想知道或怕知道自己是否“足够聪明”其实没什么意义。当然,你的任务越复杂越深奥,你需要掌握的知识水平就越高。不过这也同样适用于其它的任何领域。除非你计划完全靠编程生活,否则你可能并不需要成为一个掌握递归的天才来完成你的任务。

 

第一次运行一般不成功,第二次第三次也可能不成功

当你第一次学习编程时,你会很快遇到这样的特殊经历:你认为已经按照所想的完成了每一件事,检查了一遍又一遍,却发现仍然运行不了(出现bug了)。你完全不知道该从哪开始修复它,错误信息(如果你够幸运只有一个的话)好像在说“fuck you”。你可能就此放弃,心里想着自己恐怕永远也解决不了了,那么你就不适合干编程这行。我一开始就有这种感觉,尝试着用C++写一个程序然后运行它,却只得到“segmentation fault”这个麻烦。

但是这种经历对所有不同技术水平的程序员来说都太普遍了,这绝对与你的智商、技术悟性或者是否适合干编程这行没有任何关系。
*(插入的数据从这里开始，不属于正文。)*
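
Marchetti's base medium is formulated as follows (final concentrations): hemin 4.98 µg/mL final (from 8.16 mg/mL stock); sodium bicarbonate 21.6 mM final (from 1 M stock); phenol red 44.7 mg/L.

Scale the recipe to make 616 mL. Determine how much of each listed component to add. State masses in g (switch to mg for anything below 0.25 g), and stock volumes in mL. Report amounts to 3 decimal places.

hemin 0.376 mL; sodium bicarbonate 13.306 mL; phenol red 27.535 mg

Scale factor relative to 1 L: 0.616.
hemin: dilute stock: 4.98 µg/mL × 616 mL ÷ 8160 µg/mL = 0.376 mL
sodium bicarbonate: V = C2·V2/C1 = 21.6 mM × 616 mL ÷ 1000 mM = 13.306 mL
phenol red: 44.7 mg/L × 0.616 L = 27.535 mg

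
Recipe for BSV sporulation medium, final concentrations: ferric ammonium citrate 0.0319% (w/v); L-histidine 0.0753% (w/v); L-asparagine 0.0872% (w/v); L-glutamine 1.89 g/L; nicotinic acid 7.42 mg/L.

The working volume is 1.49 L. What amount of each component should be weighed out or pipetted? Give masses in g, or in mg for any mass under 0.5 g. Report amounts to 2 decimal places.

ferric ammonium citrate 475.31 mg; L-histidine 1.12 g; L-asparagine 1.30 g; L-glutamine 2.82 g; nicotinic acid 11.06 mg

Working volume: 1.49 L.
ferric ammonium citrate: 0.0319 g per 100 mL × 1490 mL ÷ 100 = 0.47531 g = 475.31 mg
L-histidine: 0.0753 g per 100 mL × 1490 mL ÷ 100 = 1.12 g
L-asparagine: 0.0872 g per 100 mL × 1490 mL ÷ 100 = 1.30 g
L-glutamine: 1.89 g/L × 1.49 L = 2.82 g
nicotinic acid: 7.42 mg/L × 1.49 L = 11.06 mg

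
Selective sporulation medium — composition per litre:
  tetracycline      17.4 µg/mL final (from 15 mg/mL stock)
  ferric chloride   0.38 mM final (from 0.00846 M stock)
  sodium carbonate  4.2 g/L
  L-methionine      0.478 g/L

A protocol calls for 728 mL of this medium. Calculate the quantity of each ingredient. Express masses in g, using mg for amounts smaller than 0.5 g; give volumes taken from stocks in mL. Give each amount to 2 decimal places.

tetracycline 0.84 mL; ferric chloride 32.70 mL; sodium carbonate 3.06 g; L-methionine 347.98 mg

Scale factor relative to 1 L: 0.728.
tetracycline: C1V1 = C2V2 → 17.4 µg/mL × 728 mL ÷ 15000 µg/mL = 0.84 mL
ferric chloride: dilute stock: 0.38 mM × 728 mL ÷ 8.46 mM = 32.70 mL
sodium carbonate: 4.2 g/L × 0.728 L = 3.06 g
L-methionine: 0.478 g/L × 0.728 L = 0.347984 g = 347.98 mg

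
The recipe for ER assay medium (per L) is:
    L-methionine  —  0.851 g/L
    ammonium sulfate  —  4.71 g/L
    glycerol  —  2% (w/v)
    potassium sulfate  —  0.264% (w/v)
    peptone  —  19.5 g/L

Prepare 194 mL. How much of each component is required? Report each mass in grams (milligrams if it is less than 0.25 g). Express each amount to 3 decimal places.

L-methionine 165.094 mg; ammonium sulfate 0.914 g; glycerol 3.880 g; potassium sulfate 0.512 g; peptone 3.783 g

Target volume = 194 mL = 0.194 L.
L-methionine: 0.851 g/L × 0.194 L = 0.165094 g = 165.094 mg
ammonium sulfate: 4.71 g/L × 0.194 L = 0.914 g
glycerol: 2% w/v = 20 g/L → 20 × 0.194 L = 3.880 g
potassium sulfate: 0.264% w/v = 2.64 g/L → 2.64 × 0.194 L = 0.512 g
peptone: 19.5 g/L × 0.194 L = 3.783 g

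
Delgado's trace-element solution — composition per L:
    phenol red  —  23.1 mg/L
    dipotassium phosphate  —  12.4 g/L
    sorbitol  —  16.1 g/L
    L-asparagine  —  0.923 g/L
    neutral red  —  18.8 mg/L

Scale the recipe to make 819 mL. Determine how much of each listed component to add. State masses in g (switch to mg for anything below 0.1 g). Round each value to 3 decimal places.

phenol red 18.919 mg; dipotassium phosphate 10.156 g; sorbitol 13.186 g; L-asparagine 0.756 g; neutral red 15.397 mg

Target volume = 819 mL = 0.819 L.
phenol red: 23.1 mg/L × 0.819 L = 18.919 mg
dipotassium phosphate: 12.4 g/L × 0.819 L = 10.156 g
sorbitol: 16.1 g/L × 0.819 L = 13.186 g
L-asparagine: 0.923 g/L × 0.819 L = 0.756 g
neutral red: 18.8 mg/L × 0.819 L = 15.397 mg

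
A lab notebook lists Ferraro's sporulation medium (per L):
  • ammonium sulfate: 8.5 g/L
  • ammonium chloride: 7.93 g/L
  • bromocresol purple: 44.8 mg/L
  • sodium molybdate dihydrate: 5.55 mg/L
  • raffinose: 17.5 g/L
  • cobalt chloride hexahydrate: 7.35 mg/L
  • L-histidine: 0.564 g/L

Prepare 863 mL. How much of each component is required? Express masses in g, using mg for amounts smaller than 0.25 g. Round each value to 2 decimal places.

Target volume = 863 mL = 0.863 L.
ammonium sulfate: 8.5 g/L × 0.863 L = 7.34 g
ammonium chloride: 7.93 g/L × 0.863 L = 6.84 g
bromocresol purple: 44.8 mg/L × 0.863 L = 38.66 mg
sodium molybdate dihydrate: 5.55 mg/L × 0.863 L = 4.79 mg
raffinose: 17.5 g/L × 0.863 L = 15.10 g
cobalt chloride hexahydrate: 7.35 mg/L × 0.863 L = 6.34 mg
L-histidine: 0.564 g/L × 0.863 L = 0.49 g

ammonium sulfate 7.34 g; ammonium chloride 6.84 g; bromocresol purple 38.66 mg; sodium molybdate dihydrate 4.79 mg; raffinose 15.10 g; cobalt chloride hexahydrate 6.34 mg; L-histidine 0.49 g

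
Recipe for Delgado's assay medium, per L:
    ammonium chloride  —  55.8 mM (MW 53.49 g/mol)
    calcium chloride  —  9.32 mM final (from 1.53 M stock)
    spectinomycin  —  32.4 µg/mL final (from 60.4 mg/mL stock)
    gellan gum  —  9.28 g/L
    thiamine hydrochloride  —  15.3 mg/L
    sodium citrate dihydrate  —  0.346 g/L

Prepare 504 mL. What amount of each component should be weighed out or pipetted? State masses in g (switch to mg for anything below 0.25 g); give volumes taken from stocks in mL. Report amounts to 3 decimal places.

Scale factor relative to 1 L: 0.504.
ammonium chloride: 55.8 mmol/L × 53.49 g/mol × 0.504 L ÷ 1000 = 1.504 g
calcium chloride: dilute stock: 9.32 mM × 504 mL ÷ 1530 mM = 3.070 mL
spectinomycin: dilute stock: 32.4 µg/mL × 504 mL ÷ 60400 µg/mL = 0.270 mL
gellan gum: 9.28 g/L × 0.504 L = 4.677 g
thiamine hydrochloride: 15.3 mg/L × 0.504 L = 7.711 mg
sodium citrate dihydrate: 0.346 g/L × 0.504 L = 0.174384 g = 174.384 mg

ammonium chloride 1.504 g; calcium chloride 3.070 mL; spectinomycin 0.270 mL; gellan gum 4.677 g; thiamine hydrochloride 7.711 mg; sodium citrate dihydrate 174.384 mg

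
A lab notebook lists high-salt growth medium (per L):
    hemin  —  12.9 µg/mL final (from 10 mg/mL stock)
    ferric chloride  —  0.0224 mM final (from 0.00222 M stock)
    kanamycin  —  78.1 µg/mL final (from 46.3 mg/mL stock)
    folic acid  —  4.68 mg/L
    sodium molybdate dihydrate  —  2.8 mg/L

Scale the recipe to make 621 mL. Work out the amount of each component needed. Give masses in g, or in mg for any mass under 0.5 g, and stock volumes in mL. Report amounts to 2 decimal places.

Scale factor relative to 1 L: 0.621.
hemin: V = C2·V2/C1 = 12.9 µg/mL × 621 mL ÷ 10000 µg/mL = 0.80 mL
ferric chloride: V = C2·V2/C1 = 0.0224 mM × 621 mL ÷ 2.22 mM = 6.27 mL
kanamycin: C1V1 = C2V2 → 78.1 µg/mL × 621 mL ÷ 46300 µg/mL = 1.05 mL
folic acid: 4.68 mg/L × 0.621 L = 2.91 mg
sodium molybdate dihydrate: 2.8 mg/L × 0.621 L = 1.74 mg

hemin 0.80 mL; ferric chloride 6.27 mL; kanamycin 1.05 mL; folic acid 2.91 mg; sodium molybdate dihydrate 1.74 mg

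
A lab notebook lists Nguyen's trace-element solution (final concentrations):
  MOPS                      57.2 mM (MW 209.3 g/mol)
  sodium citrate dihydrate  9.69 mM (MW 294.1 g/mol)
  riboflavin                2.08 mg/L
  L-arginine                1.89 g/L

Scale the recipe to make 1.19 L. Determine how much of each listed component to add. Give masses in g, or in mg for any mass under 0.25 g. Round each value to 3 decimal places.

MOPS 14.247 g; sodium citrate dihydrate 3.391 g; riboflavin 2.475 mg; L-arginine 2.249 g

Scale factor relative to 1 L: 1.19.
MOPS: 57.2 mmol/L × 209.3 g/mol × 1.19 L ÷ 1000 = 14.247 g
sodium citrate dihydrate: 9.69 mmol/L × 294.1 g/mol × 1.19 L ÷ 1000 = 3.391 g
riboflavin: 2.08 mg/L × 1.19 L = 2.475 mg
L-arginine: 1.89 g/L × 1.19 L = 2.249 g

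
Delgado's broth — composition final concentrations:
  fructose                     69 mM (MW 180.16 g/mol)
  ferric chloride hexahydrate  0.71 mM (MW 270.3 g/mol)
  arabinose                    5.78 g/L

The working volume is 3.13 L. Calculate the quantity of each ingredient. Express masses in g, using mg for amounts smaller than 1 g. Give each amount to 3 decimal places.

Working volume: 3.13 L.
fructose: 69 mmol/L × 180.16 g/mol × 3.13 L ÷ 1000 = 38.909 g
ferric chloride hexahydrate: 0.71 mmol/L × 270.3 mg/mmol × 3.13 L = 600.688 mg
arabinose: 5.78 g/L × 3.13 L = 18.091 g

fructose 38.909 g; ferric chloride hexahydrate 600.688 mg; arabinose 18.091 g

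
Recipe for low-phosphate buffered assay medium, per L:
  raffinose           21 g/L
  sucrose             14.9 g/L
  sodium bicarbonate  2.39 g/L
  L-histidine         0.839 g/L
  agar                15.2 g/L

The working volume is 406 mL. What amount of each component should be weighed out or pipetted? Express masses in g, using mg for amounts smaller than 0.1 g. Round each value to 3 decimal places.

Working volume: 406 mL = 0.406 L.
raffinose: 21 g/L × 0.406 L = 8.526 g
sucrose: 14.9 g/L × 0.406 L = 6.049 g
sodium bicarbonate: 2.39 g/L × 0.406 L = 0.970 g
L-histidine: 0.839 g/L × 0.406 L = 0.341 g
agar: 15.2 g/L × 0.406 L = 6.171 g

raffinose 8.526 g; sucrose 6.049 g; sodium bicarbonate 0.970 g; L-histidine 0.341 g; agar 6.171 g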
初学者会碰到这样的情况,经验丰富的程序员也会碰到这种事情。主要的区别就在于你如何应对这种情况。

我发现新手程序员和有经验的程序员之间一个很大的不同点,就在于一种信念(指有经验的程序员所具有的信念):相信事情出错是因为逻辑原因并且一定能找出来;相信bug可以修复;相信有办法实现目标。从“运行错误”到“运行正确”的过程可能不是很明显,但是有耐心你通常都可以找出问题。

 

总是有人说你做错了

括号应该另起一行括号应该放在同一行用tab键来缩进但是tab很邪恶哟;你应该使用存储过程,但实际上你又不应该用它们;你应该总是对代码进行注释,但是好代码不需要注释

基本上对于一个特定的问题总是有许多不同的方法,没有所谓单一的“正确方法”。许多程序员都非常擅长倡导他们首选或偏爱的方法,但是那并不意味着这是“唯一正确的方法”。如果与人们面对面争论后告诉我:我是错的,那么我也会尽力搞明白是否他们就一定是正确的,这是我早期职业生涯比较重要的一个方面。

如果你在一个小组里与其他人一起编程的时候,肯定会有人总是对你做的东西指指点点,有时候他们说的的确是正确的,但是总是值得去探究下看你是否真的“做错了”。但有时候他们完全就是胡扯或只是再次引起了一场古老而没有意义的争论,那么你最好适应这样的情况然后忘掉它吧。另一方面,如果你个人喜欢这种古老且没有意义的争论的话(比如语法狂,一直看着大家),那么不用多说,你来对了地方。

 

总是有人说你不是一个真正的程序员

HTML不属于真正的编程如果不用vi的话,你就不够严肃认真真正的程序员要懂C真正的程序员不用Windows有些人从来都学不会你不应该学习编程; 你不是一个计算机程序员(但是我是)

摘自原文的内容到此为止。